Небрежно, как будто в этом не было ничего особенного, я сказал:
— Мать мобилизовали. На фронт едет. А я с ней, — и, не удержавшись, добавил: — Ей майора дали…
— Ну да, — сказал Женька, — маме дали майора, папе полковника, а тебе маршальскую звезду.
— Дурак! — обиделся я. — Получено специальное разрешение! Военный комиссар так матери и сказал: «Если не на кого оставить, берите семью с собой». Едем в Житомир. В четыреста тридцать первый госпиталь. Слыхал по радио? Бои на Житомирском направлении…
— Ну, госпиталь… Это в тылу где-нибудь.
— В современной войне тыл в любую минуту может оказаться фронтом, — повторил я фразу, слышанную от Осипа Марковича.
Женька посмотрел на меня, кажется, с уважением.
— Слушай, — сказал он вдруг. — Я давно хотел тебе предложить. Тебе и вообще всем ребятам. Женщины тут тащат продукты. По десять раз. Туда и обратно с кошелками, туда и обратно… Панику сеют… Затруднения создают… Надо нам у подворотни пикет поставить.

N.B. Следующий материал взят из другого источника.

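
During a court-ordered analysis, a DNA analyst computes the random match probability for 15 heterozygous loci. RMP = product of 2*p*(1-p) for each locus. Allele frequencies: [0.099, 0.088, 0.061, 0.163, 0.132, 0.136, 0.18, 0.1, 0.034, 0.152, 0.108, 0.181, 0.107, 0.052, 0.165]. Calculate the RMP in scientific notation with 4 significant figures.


Computing RMP for 15 loci:
Locus 1: 2 * 0.099 * 0.901 = 0.178398
Locus 2: 2 * 0.088 * 0.912 = 0.160512
Locus 3: 2 * 0.061 * 0.939 = 0.114558
Locus 4: 2 * 0.163 * 0.837 = 0.272862
Locus 5: 2 * 0.132 * 0.868 = 0.229152
Locus 6: 2 * 0.136 * 0.864 = 0.235008
Locus 7: 2 * 0.18 * 0.82 = 0.2952
Locus 8: 2 * 0.1 * 0.9 = 0.18
Locus 9: 2 * 0.034 * 0.966 = 0.065688
Locus 10: 2 * 0.152 * 0.848 = 0.257792
Locus 11: 2 * 0.108 * 0.892 = 0.192672
Locus 12: 2 * 0.181 * 0.819 = 0.296478
Locus 13: 2 * 0.107 * 0.893 = 0.191102
Locus 14: 2 * 0.052 * 0.948 = 0.098592
Locus 15: 2 * 0.165 * 0.835 = 0.27555
RMP = 1.286e-11

1.286e-11


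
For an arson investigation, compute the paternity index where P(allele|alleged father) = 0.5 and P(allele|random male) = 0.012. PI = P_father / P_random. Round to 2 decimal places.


Paternity Index calculation:
PI = P(allele|father) / P(allele|random)
PI = 0.5 / 0.012
PI = 41.67

41.67


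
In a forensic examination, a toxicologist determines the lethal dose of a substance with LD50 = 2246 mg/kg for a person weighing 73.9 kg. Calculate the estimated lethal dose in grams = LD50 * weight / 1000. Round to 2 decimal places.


Lethal dose calculation:
Lethal dose = LD50 * body_weight / 1000
= 2246 * 73.9 / 1000
= 165979.4 / 1000
= 165.98 g

165.98


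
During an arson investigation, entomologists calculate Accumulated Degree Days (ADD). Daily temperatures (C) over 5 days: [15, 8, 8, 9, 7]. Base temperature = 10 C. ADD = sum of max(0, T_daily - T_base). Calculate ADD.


Computing ADD day by day:
Day 1: max(0, 15 - 10) = 5
Day 2: max(0, 8 - 10) = 0
Day 3: max(0, 8 - 10) = 0
Day 4: max(0, 9 - 10) = 0
Day 5: max(0, 7 - 10) = 0
Total ADD = 5

5


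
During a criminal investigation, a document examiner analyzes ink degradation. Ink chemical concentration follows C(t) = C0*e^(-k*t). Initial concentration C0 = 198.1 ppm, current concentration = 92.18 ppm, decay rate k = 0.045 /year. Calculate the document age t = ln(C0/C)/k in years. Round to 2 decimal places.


Document age estimation:
C0/C = 198.1 / 92.18 = 2.149056
ln(C0/C) = 0.765029
t = 0.765029 / 0.045 = 17.00 years

17.00


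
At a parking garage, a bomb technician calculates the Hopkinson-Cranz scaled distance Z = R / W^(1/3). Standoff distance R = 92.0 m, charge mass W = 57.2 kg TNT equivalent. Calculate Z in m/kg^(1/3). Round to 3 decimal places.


Scaled distance calculation:
W^(1/3) = 57.2^(1/3) = 3.852997
Z = R / W^(1/3) = 92.0 / 3.852997
Z = 23.878 m/kg^(1/3)

23.878


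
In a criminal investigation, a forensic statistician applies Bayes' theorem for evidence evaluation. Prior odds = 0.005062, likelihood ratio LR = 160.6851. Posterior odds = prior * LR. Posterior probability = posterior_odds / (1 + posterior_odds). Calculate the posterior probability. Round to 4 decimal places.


Bayesian evidence evaluation:
Posterior odds = prior_odds * LR = 0.005062 * 160.6851 = 0.813388
Posterior probability = posterior_odds / (1 + posterior_odds)
= 0.813388 / (1 + 0.813388)
= 0.813388 / 1.813388
= 0.4485

0.4485


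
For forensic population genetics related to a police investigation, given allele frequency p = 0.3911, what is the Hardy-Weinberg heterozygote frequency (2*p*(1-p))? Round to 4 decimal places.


Hardy-Weinberg heterozygote frequency:
q = 1 - p = 1 - 0.3911 = 0.6089
2pq = 2 * 0.3911 * 0.6089 = 0.4763

0.4763


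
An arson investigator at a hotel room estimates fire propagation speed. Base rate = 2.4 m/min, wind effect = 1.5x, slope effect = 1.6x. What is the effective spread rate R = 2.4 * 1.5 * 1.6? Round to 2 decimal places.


Fire spread rate calculation:
R = R0 * wind_factor * slope_factor
= 2.4 * 1.5 * 1.6
= 3.6 * 1.6
= 5.76 m/min

5.76


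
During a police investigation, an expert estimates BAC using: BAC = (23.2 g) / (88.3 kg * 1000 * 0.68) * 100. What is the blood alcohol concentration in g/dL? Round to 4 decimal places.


Applying the Widmark formula:
BAC = (dose_g / (body_wt * 1000 * r)) * 100
Denominator = 88.3 * 1000 * 0.68 = 60044
BAC = (23.2 / 60044) * 100
BAC = 0.0386 g/dL

0.0386


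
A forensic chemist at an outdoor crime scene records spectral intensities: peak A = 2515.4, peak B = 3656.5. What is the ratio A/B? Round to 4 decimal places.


Spectral peak ratio:
Peak A = 2515.4 counts
Peak B = 3656.5 counts
Ratio = 2515.4 / 3656.5 = 0.6879

0.6879


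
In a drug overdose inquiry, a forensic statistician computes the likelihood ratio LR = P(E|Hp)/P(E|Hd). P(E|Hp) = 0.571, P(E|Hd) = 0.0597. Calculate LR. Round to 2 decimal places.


Likelihood ratio calculation:
LR = P(E|Hp) / P(E|Hd)
LR = 0.571 / 0.0597
LR = 9.56

9.56


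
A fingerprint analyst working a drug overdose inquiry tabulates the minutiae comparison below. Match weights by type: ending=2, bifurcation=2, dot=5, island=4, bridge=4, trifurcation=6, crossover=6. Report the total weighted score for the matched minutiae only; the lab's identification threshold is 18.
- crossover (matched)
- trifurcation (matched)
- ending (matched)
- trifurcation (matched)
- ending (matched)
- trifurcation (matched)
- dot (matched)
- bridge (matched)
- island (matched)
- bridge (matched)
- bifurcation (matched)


Weighted minutiae match score:
  crossover: matched, +6 (running total 6)
  trifurcation: matched, +6 (running total 12)
  ending: matched, +2 (running total 14)
  trifurcation: matched, +6 (running total 20)
  ending: matched, +2 (running total 22)
  trifurcation: matched, +6 (running total 28)
  dot: matched, +5 (running total 33)
  bridge: matched, +4 (running total 37)
  island: matched, +4 (running total 41)
  bridge: matched, +4 (running total 45)
  bifurcation: matched, +2 (running total 47)
Total score = 47
Threshold = 18; verdict = identification

47


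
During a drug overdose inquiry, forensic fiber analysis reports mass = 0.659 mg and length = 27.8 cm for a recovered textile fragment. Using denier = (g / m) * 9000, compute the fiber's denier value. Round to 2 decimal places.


Denier calculation:
Mass in grams = 0.659 mg / 1000 = 0.000659 g
Length in meters = 27.8 cm / 100 = 0.278 m
Linear density = mass / length = 0.000659 / 0.278 = 0.0023705 g/m
Denier = (g/m) * 9000 = 0.0023705 * 9000 = 21.33

21.33


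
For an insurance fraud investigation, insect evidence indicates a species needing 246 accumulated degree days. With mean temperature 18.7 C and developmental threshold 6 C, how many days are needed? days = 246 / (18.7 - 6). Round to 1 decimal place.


Insect development time:
Effective temperature = avg_temp - T_base = 18.7 - 6 = 12.7 C
Days = ADD / effective_temp = 246 / 12.7 = 19.4 days

19.4


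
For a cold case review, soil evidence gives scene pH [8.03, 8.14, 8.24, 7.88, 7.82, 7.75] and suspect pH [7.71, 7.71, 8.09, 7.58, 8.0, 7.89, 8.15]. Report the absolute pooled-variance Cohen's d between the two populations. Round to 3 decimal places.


Pooled-variance Cohen's d for soil pH comparison:
Scene mean = 47.86 / 6 = 7.976667
Suspect mean = 55.13 / 7 = 7.875714
Scene sample variance s_s^2 = 0.036827
Suspect sample variance s_c^2 = 0.046529
Pooled variance = ((n_s-1)*s_s^2 + (n_c-1)*s_c^2) / (n_s + n_c - 2) = 0.042119
Pooled SD = sqrt(0.042119) = 0.205229
Mean difference = 0.100952
|d| = |0.100952| / 0.205229 = 0.492

0.492


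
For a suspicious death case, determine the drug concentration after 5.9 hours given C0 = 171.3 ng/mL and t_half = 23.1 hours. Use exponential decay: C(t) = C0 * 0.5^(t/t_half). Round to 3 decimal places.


Drug concentration decay:
Number of half-lives = t / t_half = 5.9 / 23.1 = 0.255411
Decay factor = 0.5^0.255411 = 0.83774844
C(t) = 171.3 * 0.83774844 = 143.506 ng/mL

143.506


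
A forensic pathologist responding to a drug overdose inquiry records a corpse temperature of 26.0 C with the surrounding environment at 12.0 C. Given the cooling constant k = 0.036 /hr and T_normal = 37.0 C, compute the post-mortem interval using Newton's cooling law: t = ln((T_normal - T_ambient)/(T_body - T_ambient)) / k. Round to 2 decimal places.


Using Newton's law of cooling:
t = ln((T_normal - T_ambient) / (T_body - T_ambient)) / k
T_normal - T_ambient = 25.0
T_body - T_ambient = 14.0
Ratio = 1.785714
ln(ratio) = 0.579818
t = 0.579818 / 0.036 = 16.11 hours

16.11


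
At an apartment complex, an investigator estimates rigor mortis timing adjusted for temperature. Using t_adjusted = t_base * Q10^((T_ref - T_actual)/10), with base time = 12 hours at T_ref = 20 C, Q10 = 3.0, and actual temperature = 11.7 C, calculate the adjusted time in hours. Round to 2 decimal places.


Rigor mortis time adjustment:
Exponent = (T_ref - T_actual) / 10 = (20 - 11.7) / 10 = 0.83
Q10 factor = 3.0^0.83 = 2.48892
t_adjusted = 12 * 2.48892 = 29.87 hours

29.87


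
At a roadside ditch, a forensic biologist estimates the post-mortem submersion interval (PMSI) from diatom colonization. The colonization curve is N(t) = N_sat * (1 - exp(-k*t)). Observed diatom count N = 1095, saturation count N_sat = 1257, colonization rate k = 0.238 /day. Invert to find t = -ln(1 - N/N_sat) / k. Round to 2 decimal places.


PMSI from diatom colonization curve:
N / N_sat = 1095 / 1257 = 0.871122
1 - N/N_sat = 0.128878
ln(1 - N/N_sat) = -2.048889
t = -ln(1 - N/N_sat) / k = -(-2.048889) / 0.238 = 8.61 days

8.61


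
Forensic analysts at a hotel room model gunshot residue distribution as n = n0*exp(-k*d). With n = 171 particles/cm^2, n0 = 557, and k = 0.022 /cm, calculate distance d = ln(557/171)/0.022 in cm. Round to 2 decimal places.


GSR distance calculation:
n0/n = 557 / 171 = 3.25731
ln(n0/n) = 1.180902
d = 1.180902 / 0.022 = 53.68 cm

53.68


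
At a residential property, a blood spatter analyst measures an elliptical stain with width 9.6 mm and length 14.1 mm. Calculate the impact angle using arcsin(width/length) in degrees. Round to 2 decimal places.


Blood spatter impact angle calculation:
width / length = 9.6 / 14.1 = 0.680851
angle = arcsin(0.680851)
angle = 42.91 degrees

42.91


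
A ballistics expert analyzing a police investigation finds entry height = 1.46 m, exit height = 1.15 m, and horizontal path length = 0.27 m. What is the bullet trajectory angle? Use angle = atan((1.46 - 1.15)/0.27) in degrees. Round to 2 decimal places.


Bullet trajectory angle:
Height difference = 1.46 - 1.15 = 0.31 m
angle = atan(0.31 / 0.27)
angle = atan(1.148148)
angle = 48.95 degrees

48.95


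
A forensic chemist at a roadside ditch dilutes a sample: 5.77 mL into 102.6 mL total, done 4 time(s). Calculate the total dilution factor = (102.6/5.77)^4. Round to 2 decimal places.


Dilution factor calculation:
Single dilution = V_total / V_sample = 102.6 / 5.77 ≈ 17.781629
Number of dilutions = 4
Total DF = (102.6 / 5.77)^4 (full precision, rounded at the end) = 99973.80

99973.80


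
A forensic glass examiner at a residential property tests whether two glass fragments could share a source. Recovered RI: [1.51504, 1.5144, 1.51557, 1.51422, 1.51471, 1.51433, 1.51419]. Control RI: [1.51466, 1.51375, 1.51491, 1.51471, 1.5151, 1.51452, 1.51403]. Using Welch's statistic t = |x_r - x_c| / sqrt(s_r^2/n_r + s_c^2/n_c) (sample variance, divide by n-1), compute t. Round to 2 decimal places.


Welch's t-criterion for glass RI comparison:
Recovered mean = sum / n_r = 10.60246 / 7 = 1.5146371
Control mean = sum / n_c = 10.60168 / 7 = 1.5145257
Recovered sample variance s_r^2 = 2.6039e-07
Control sample variance s_c^2 = 2.29495e-07
Welch SE (unpooled) = sqrt(s_r^2/n_r + s_c^2/n_c) = sqrt(3.71986e-08 + 3.2785e-08) = sqrt(6.99836e-08) = 0.000264544
|mean_r - mean_c| = 0.000111429
t = 0.000111429 / 0.000264544 = 0.42

0.42


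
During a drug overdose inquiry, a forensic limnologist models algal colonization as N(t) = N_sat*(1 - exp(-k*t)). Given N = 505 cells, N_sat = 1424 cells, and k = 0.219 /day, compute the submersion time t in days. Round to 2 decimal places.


PMSI from diatom colonization curve:
N / N_sat = 505 / 1424 = 0.354635
1 - N/N_sat = 0.645365
ln(1 - N/N_sat) = -0.437939
t = -ln(1 - N/N_sat) / k = -(-0.437939) / 0.219 = 2.00 days

2.00


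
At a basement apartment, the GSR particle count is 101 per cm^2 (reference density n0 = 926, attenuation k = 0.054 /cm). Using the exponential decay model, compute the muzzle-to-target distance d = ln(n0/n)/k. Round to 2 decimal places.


GSR distance calculation:
n0/n = 926 / 101 = 9.168317
ln(n0/n) = 2.215754
d = 2.215754 / 0.054 = 41.03 cm

41.03


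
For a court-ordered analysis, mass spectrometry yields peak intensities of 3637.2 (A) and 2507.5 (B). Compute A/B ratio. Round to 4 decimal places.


Spectral peak ratio:
Peak A = 3637.2 counts
Peak B = 2507.5 counts
Ratio = 3637.2 / 2507.5 = 1.4505

1.4505


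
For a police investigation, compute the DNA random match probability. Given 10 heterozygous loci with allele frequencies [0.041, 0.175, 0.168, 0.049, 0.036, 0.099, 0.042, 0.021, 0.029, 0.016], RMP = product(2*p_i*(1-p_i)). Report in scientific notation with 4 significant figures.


Computing RMP for 10 loci:
Locus 1: 2 * 0.041 * 0.959 = 0.078638
Locus 2: 2 * 0.175 * 0.825 = 0.28875
Locus 3: 2 * 0.168 * 0.832 = 0.279552
Locus 4: 2 * 0.049 * 0.951 = 0.093198
Locus 5: 2 * 0.036 * 0.964 = 0.069408
Locus 6: 2 * 0.099 * 0.901 = 0.178398
Locus 7: 2 * 0.042 * 0.958 = 0.080472
Locus 8: 2 * 0.021 * 0.979 = 0.041118
Locus 9: 2 * 0.029 * 0.971 = 0.056318
Locus 10: 2 * 0.016 * 0.984 = 0.031488
RMP = 4.298e-11

4.298e-11


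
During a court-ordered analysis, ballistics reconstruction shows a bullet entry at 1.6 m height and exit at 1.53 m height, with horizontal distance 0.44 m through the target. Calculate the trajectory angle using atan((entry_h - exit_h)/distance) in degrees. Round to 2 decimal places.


Bullet trajectory angle:
Height difference = 1.6 - 1.53 = 0.07 m
angle = atan(0.07 / 0.44)
angle = atan(0.159091)
angle = 9.04 degrees

9.04


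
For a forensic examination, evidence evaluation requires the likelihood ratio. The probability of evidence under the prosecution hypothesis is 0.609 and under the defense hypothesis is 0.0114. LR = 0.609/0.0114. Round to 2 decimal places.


Likelihood ratio calculation:
LR = P(E|Hp) / P(E|Hd)
LR = 0.609 / 0.0114
LR = 53.42

53.42


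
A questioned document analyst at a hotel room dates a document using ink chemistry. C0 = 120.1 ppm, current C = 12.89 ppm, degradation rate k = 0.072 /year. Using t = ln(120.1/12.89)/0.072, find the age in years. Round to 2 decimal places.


Document age estimation:
C0/C = 120.1 / 12.89 = 9.3173
ln(C0/C) = 2.231873
t = 2.231873 / 0.072 = 31.00 years

31.00


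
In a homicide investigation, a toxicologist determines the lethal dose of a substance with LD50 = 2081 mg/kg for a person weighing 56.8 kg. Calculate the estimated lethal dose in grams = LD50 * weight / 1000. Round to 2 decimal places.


Lethal dose calculation:
Lethal dose = LD50 * body_weight / 1000
= 2081 * 56.8 / 1000
= 118200.8 / 1000
= 118.20 g

118.20


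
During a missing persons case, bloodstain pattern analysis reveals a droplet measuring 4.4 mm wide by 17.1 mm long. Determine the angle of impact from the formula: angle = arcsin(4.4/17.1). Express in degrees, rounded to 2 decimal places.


Blood spatter impact angle calculation:
width / length = 4.4 / 17.1 = 0.25731
angle = arcsin(0.25731)
angle = 14.91 degrees

14.91


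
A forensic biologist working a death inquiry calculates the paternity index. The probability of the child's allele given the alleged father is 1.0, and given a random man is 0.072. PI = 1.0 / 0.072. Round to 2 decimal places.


Paternity Index calculation:
PI = P(allele|father) / P(allele|random)
PI = 1.0 / 0.072
PI = 13.89

13.89


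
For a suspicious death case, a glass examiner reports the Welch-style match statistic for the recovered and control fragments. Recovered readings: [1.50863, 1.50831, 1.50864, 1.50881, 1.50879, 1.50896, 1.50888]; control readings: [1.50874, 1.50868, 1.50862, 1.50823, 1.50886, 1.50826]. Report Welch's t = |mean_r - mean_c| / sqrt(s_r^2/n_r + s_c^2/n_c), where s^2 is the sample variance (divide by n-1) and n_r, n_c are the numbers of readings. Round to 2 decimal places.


Welch's t-criterion for glass RI comparison:
Recovered mean = sum / n_r = 10.56102 / 7 = 1.5087171
Control mean = sum / n_c = 9.05139 / 6 = 1.508565
Recovered sample variance s_r^2 = 4.64571e-08
Control sample variance s_c^2 = 6.783e-08
Welch SE (unpooled) = sqrt(s_r^2/n_r + s_c^2/n_c) = sqrt(6.63673e-09 + 1.1305e-08) = sqrt(1.79417e-08) = 0.000133947
|mean_r - mean_c| = 0.000152143
t = 0.000152143 / 0.000133947 = 1.14

1.14


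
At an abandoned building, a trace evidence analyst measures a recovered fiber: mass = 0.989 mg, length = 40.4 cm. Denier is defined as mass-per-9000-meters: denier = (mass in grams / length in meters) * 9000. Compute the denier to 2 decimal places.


Denier calculation:
Mass in grams = 0.989 mg / 1000 = 0.000989 g
Length in meters = 40.4 cm / 100 = 0.404 m
Linear density = mass / length = 0.000989 / 0.404 = 0.00244802 g/m
Denier = (g/m) * 9000 = 0.00244802 * 9000 = 22.03

22.03


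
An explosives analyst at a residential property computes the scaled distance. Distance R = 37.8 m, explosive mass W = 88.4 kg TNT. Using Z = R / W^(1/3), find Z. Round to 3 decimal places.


Scaled distance calculation:
W^(1/3) = 88.4^(1/3) = 4.454689
Z = R / W^(1/3) = 37.8 / 4.454689
Z = 8.485 m/kg^(1/3)

8.485


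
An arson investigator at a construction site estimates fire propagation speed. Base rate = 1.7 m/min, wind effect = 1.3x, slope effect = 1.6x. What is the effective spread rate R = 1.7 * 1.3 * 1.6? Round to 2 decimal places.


Fire spread rate calculation:
R = R0 * wind_factor * slope_factor
= 1.7 * 1.3 * 1.6
= 2.21 * 1.6
= 3.54 m/min

3.54


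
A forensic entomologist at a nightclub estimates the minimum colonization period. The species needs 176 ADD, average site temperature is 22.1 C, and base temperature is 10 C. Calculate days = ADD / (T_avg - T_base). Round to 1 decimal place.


Insect development time:
Effective temperature = avg_temp - T_base = 22.1 - 10 = 12.1 C
Days = ADD / effective_temp = 176 / 12.1 = 14.5 days

14.5


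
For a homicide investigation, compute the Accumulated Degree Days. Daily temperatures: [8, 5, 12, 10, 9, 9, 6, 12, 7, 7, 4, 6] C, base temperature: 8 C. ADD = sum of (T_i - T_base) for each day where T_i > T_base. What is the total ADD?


Computing ADD day by day:
Day 1: max(0, 8 - 8) = 0
Day 2: max(0, 5 - 8) = 0
Day 3: max(0, 12 - 8) = 4
Day 4: max(0, 10 - 8) = 2
Day 5: max(0, 9 - 8) = 1
Day 6: max(0, 9 - 8) = 1
Day 7: max(0, 6 - 8) = 0
Day 8: max(0, 12 - 8) = 4
Day 9: max(0, 7 - 8) = 0
Day 10: max(0, 7 - 8) = 0
Day 11: max(0, 4 - 8) = 0
Day 12: max(0, 6 - 8) = 0
Total ADD = 12

12


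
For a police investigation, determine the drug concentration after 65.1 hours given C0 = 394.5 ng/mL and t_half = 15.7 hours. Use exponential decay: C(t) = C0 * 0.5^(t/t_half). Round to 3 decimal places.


Drug concentration decay:
Number of half-lives = t / t_half = 65.1 / 15.7 = 4.146497
Decay factor = 0.5^4.146497 = 0.05646509
C(t) = 394.5 * 0.05646509 = 22.275 ng/mL

22.275


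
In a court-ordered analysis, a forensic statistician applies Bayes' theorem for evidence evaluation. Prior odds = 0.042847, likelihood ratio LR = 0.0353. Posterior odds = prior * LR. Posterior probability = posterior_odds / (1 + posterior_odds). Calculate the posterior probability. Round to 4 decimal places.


Bayesian evidence evaluation:
Posterior odds = prior_odds * LR = 0.042847 * 0.0353 = 0.001512499
Posterior probability = posterior_odds / (1 + posterior_odds)
= 0.001512499 / (1 + 0.001512499)
= 0.001512499 / 1.001512499
= 0.0015

0.0015


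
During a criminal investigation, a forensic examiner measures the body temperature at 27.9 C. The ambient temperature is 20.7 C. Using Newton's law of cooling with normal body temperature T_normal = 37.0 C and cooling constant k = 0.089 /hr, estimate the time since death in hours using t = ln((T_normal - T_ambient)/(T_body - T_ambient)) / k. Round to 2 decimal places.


Using Newton's law of cooling:
t = ln((T_normal - T_ambient) / (T_body - T_ambient)) / k
T_normal - T_ambient = 16.3
T_body - T_ambient = 7.2
Ratio = 2.263889
ln(ratio) = 0.817084
t = 0.817084 / 0.089 = 9.18 hours

9.18


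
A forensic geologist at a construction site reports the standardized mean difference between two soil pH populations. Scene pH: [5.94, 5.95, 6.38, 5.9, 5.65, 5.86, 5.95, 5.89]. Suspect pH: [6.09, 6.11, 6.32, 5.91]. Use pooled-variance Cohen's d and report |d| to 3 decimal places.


Pooled-variance Cohen's d for soil pH comparison:
Scene mean = 47.52 / 8 = 5.94
Suspect mean = 24.43 / 4 = 6.1075
Scene sample variance s_s^2 = 0.0412
Suspect sample variance s_c^2 = 0.028158
Pooled variance = ((n_s-1)*s_s^2 + (n_c-1)*s_c^2) / (n_s + n_c - 2) = 0.037287
Pooled SD = sqrt(0.037287) = 0.193098
Mean difference = -0.1675
|d| = |-0.1675| / 0.193098 = 0.867

0.867


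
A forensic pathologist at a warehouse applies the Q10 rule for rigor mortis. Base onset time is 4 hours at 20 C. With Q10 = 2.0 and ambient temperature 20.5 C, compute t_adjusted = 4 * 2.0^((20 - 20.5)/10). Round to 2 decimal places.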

— Какой пикет? — спросил я.
Я смутно помнил, что пикет — это что-то связанное с забастовками.
— «Какой пикет»! — разозлился Женька. — Не понимаешь какой? Стать здесь и не пускать всех, кто второй раз с кошелкой. По три человека. Каждые четыре часа сменяться.
Идея показалась мне великолепной.
Через пять минут я, Женька и Ленка Морозова, та самая, которую звали Ленина, а не Елена, стояли пикетом около подворотни.
Первая нарушительница, которую мы задержали, была моя бабушка.
Строго говоря, бабушка не была нарушительницей. Уговор был задерживать только тех, кто будет замечен дважды, а она возвращалась из магазина первый раз. Ребята даже и не думали ее останавливать. Но я сказал:
— Там что у тебя в кошелке? Сахар? А ну, неси обратно! Дома две пачки рафинада в буфете лежат, я сам видел!
Бабушка оторопело спросила:
— Куда ж мне теперь с ним?
— А вы попросите поменять на что-нибудь другое, вам обменяют, — посоветовала Лена.
Бабушка, ни слова не говоря, ушла и минут через десять вернулась. Проходя мимо нас, она суетливо раскрыла кошелку и показала нам: вместо сахара там теперь был пакет с какой-то крупой и бутылка подсолнечного масла.
Второй нарушительницей оказалась дяди Федина жена — тетя Груша. Во дворе ее все звали Тимофеевна.
Тимофеевна, ничего не подозревая, шла своей быстренькой, семенящей походкой. Подойдя к нам, она даже огрызнулась:
— Ну, чего проход загородили? Ай вам другого места не нашлось?
Женька вышел вперед и сказал:
— Назад, гражданка! Вы второй раз с кошелкой.
Тимофеевна от неожиданности сначала даже не стала возражать. Она остановилась и сказала жалобно:
— Ах ты господи… Что ж теперь делать?
Но потом ей, видимо, наш пикет показался не очень авторитетным.
— Ишь чего выдумали! К себе домой не пускают! А ну!..
Но мы были непреклонны.
Тогда Тимофеевна переменила тактику.
— Борюшка, — сказала она мне, — в другой раз я не пойду… А сейчас уж пусти ты меня, ради Христа…
— Как вам не стыдно! — сказал я. — У вас муж член партии, а вы сеете панику… Создаете затруднения.
Вот тут уж Тимофеевна взъярилась по-настоящему.
— Да пропадите вы все пропадом! — закричала она визгливым, плачущим голосом, выхватила из кошелки какой-то пакет и бросила его нам под ноги. Пакет разорвался, и из него посыпались макароны.
Я был уверен, что если она не постыдится рассказать обо всем дяде Феде, он, конечно, будет на нашей стороне. Но вышло иначе.
Вечером дядя Федя зашел к моей маме и сказал ей, что у Тимофеевны тридцать пять лет трудового стажа и что я еще молод, чтобы срамить ее на весь двор.
— Кто им позволил создавать эти, понимаете, заградительные отряды? Кто им дал указание, я вас спрашиваю? Ах, никто не давал? А вы знаете, как это называется?
Мама засмеялась, и тогда дядя Федя разозлился еще больше:
— Вы не смейтесь, пожалуйста! Авангардизм чистой воды. Я вам как член партии это говорю!
Тут мама перестала смеяться и сказала:
— Не знаю, Федор Игнатьевич, я человек беспартийный, может, я и не права. Только мне кажется, что никакого авангардизма тут нет. Если вы считаете, что ребята ошиблись, поговорите сами с Борей. Поговорите с ним как член партии с пионером. Я думаю, вас он скорее послушается.